Quando pensamos em impressão 3D, normalmente nos vem à mente imagens como as do vídeo acima, que mostra a tecnologia mais divulgada e acessível atualmente na área – que podemos chamar de impressoras tridimensionais pessoais. Por esse motivo, não é incomum que você se sinta chocado ao se deparar com os preços elevados cobrados por serviços que fabricam objetos únicos por meio de outras versões dessa técnica, a pedido dos clientes.

No entanto, é preciso ter em mente que a tecnologia utilizada por essas empresas é consideravelmente mais avançada, criando produtos mais detalhados e resistentes. Para tentar entender as diferenças entre as máquinas tridimensionais mais populares e os modelos profissionais, o Tecmundo visitou a fábrica do Imprima 3D, site que reúne entusiastas da modelagem em três dimensões e oferece serviços de fabricação dos produtos desenvolvidos.

A empresa faz uso de duas técnicas avançadas de impressão em três dimensões, a Estereolitografia (conhecida como SLA) e a Sinterização à Laser Seletivo (SLS). Cada uma delas é voltada para a produção de itens com finalidades e qualidades distintas. Além disso, as técnicas produzem resultados variados de acordo com os materiais e equipamentos utilizados.

Resina para modelar

Modelo de impressora que faz uso da técnica SLA. (Fonte da imagem: Reprodução/Tecmundo)

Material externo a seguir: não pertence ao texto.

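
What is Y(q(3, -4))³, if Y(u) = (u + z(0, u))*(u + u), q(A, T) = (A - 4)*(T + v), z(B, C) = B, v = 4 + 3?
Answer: 5832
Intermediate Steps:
v = 7
q(A, T) = (-4 + A)*(7 + T) (q(A, T) = (A - 4)*(T + 7) = (-4 + A)*(7 + T))
Y(u) = 2*u² (Y(u) = (u + 0)*(u + u) = u*(2*u) = 2*u²)
Y(q(3, -4))³ = (2*(-28 - 4*(-4) + 7*3 + 3*(-4))²)³ = (2*(-28 + 16 + 21 - 12)²)³ = (2*(-3)²)³ = (2*9)³ = 18³ = 5832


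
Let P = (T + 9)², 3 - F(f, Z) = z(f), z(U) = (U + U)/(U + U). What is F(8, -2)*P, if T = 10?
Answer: 722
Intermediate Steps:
z(U) = 1 (z(U) = (2*U)/((2*U)) = (2*U)*(1/(2*U)) = 1)
F(f, Z) = 2 (F(f, Z) = 3 - 1*1 = 3 - 1 = 2)
P = 361 (P = (10 + 9)² = 19² = 361)
F(8, -2)*P = 2*361 = 722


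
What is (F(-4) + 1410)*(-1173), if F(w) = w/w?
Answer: -1655103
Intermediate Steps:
F(w) = 1
(F(-4) + 1410)*(-1173) = (1 + 1410)*(-1173) = 1411*(-1173) = -1655103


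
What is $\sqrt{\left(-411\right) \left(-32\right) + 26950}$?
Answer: $\sqrt{40102} \approx 200.25$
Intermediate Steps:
$\sqrt{\left(-411\right) \left(-32\right) + 26950} = \sqrt{13152 + 26950} = \sqrt{40102}$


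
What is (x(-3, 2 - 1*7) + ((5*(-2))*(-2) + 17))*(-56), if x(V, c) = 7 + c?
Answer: -2184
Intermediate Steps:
(x(-3, 2 - 1*7) + ((5*(-2))*(-2) + 17))*(-56) = ((7 + (2 - 1*7)) + ((5*(-2))*(-2) + 17))*(-56) = ((7 + (2 - 7)) + (-10*(-2) + 17))*(-56) = ((7 - 5) + (20 + 17))*(-56) = (2 + 37)*(-56) = 39*(-56) = -2184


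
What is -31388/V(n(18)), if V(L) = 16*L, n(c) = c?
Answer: -7847/72 ≈ -108.99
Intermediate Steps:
-31388/V(n(18)) = -31388/(16*18) = -31388/288 = -31388*1/288 = -7847/72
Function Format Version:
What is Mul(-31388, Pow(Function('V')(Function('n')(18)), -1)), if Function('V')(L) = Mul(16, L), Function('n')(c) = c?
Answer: Rational(-7847, 72) ≈ -108.99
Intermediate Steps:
Mul(-31388, Pow(Function('V')(Function('n')(18)), -1)) = Mul(-31388, Pow(Mul(16, 18), -1)) = Mul(-31388, Pow(288, -1)) = Mul(-31388, Rational(1, 288)) = Rational(-7847, 72)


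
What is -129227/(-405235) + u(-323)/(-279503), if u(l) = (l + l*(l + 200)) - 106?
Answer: 20193598681/113264398205 ≈ 0.17829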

A técnica de SLA faz uso de resinas líquidas para criar itens com grande acabamento e precisão, mas que não serão utilizados como produto final. O modelo é mais indicado para a fabricação de um protótipo rápido, que pode ser utilizado para criação de moldes para produtos e para a identificação de erros no design das peças, tanto com relação à estética quanto à funcionalidade.

A Imprima 3D faz uso de duas variedades de matéria-prima nessa modalidade de processo: a resina tipo ABS e a variante Clear. A primeira proporciona a produção de peças com um alto nível de acabamento nas superfícies, mais lisas e brilhantes. Já o segundo material permite produzir itens com características e aparência transparente, o que resulta em peças mais duráveis e resistentes à umidade, além de acelerar o tempo de construção.

À esquerda: resina sendo atingida por um laser; à direita: produto sendo elevado. (Fonte da imagem: Reprodução/Tecmundo)

O processo de impressão funciona basicamente por meio de um recipiente que é preenchido com a resina líquida a ser utilizada. A máquina lê o modelo 3D e faz uso de um laser para solidificar a matéria-prima, camada por camada. Ao término da fabricação, uma plataforma móvel faz o produto emergir do meio do material básico.

Vindo do pó

Já a tecnologia SLS é mais voltada para aplicações avançadas de produção, permitindo a impressão de peças funcionais em plástico, em materiais metálicos ou similares à borracha. O processo também permite a criação de pequenos lotes de partes com grande resistência mecânica, que podem até mesmo ser utilizados em testes físicos.

Modelo de impressora 3D que faz uso da técnica SLS. (Fonte da imagem: Reprodução/Tecmundo)

O sistema faz uso de matérias-primas em pó em quatro variedades, com características específicas:

  • Flex: dá origem a produtos com flexibilidade e utilizações similares às da borracha, o que lhes concede uma grande resistência a rasgos;
  • DuraForm EX: é utilizado para imprimir itens com grande resistência a impactos, mantendo sua dureza;
  • DuraForm PA (também conhecido como pó de nylon): tem carga de fibra de vidro e é indicado para a criação de objetos mais complexos e protótipos;
  • LaserForm: família voltada para a produção de produtos com características de aço ou de outros materiais metálicos.

Os materiais são inseridos em uma câmara da impressora e são aquecidos até atingirem uma temperatura próxima a do laser, que atinge os pontos a serem solidificados e funde a matéria prima. Um dos aparelhos mais avançados possui ainda a capacidade de colorir as camadas mais superficiais dos itens criados, fazendo com que os produtos já saiam totalmente coloridos da máquina.

À esquerda: Item impresso na máquina profissional colorida; à direita: mesmo objeto, impresso em um aparelho pessoal. (Fonte da imagem: Reprodução/Tecmundo)

Dá para ter uma em casa?

Infelizmente, a tecnologia que faz parte dessas impressoras 3D profissionais ainda está protegida por patentes internacionais, o que encarece bastante sua produção – as mais avançadas custam centenas de milhares de reais.

Além disso, a maior parte dos aparelhos possui um tamanho bastante grande, mais voltado para a produção em ambientes empresariais e industriais. No entanto, com o passar dos anos as patentes perderão suas validades, o que deve facilitar o desenvolvimento de modelos menores, mais avançados e mais baratos dessas tecnologias.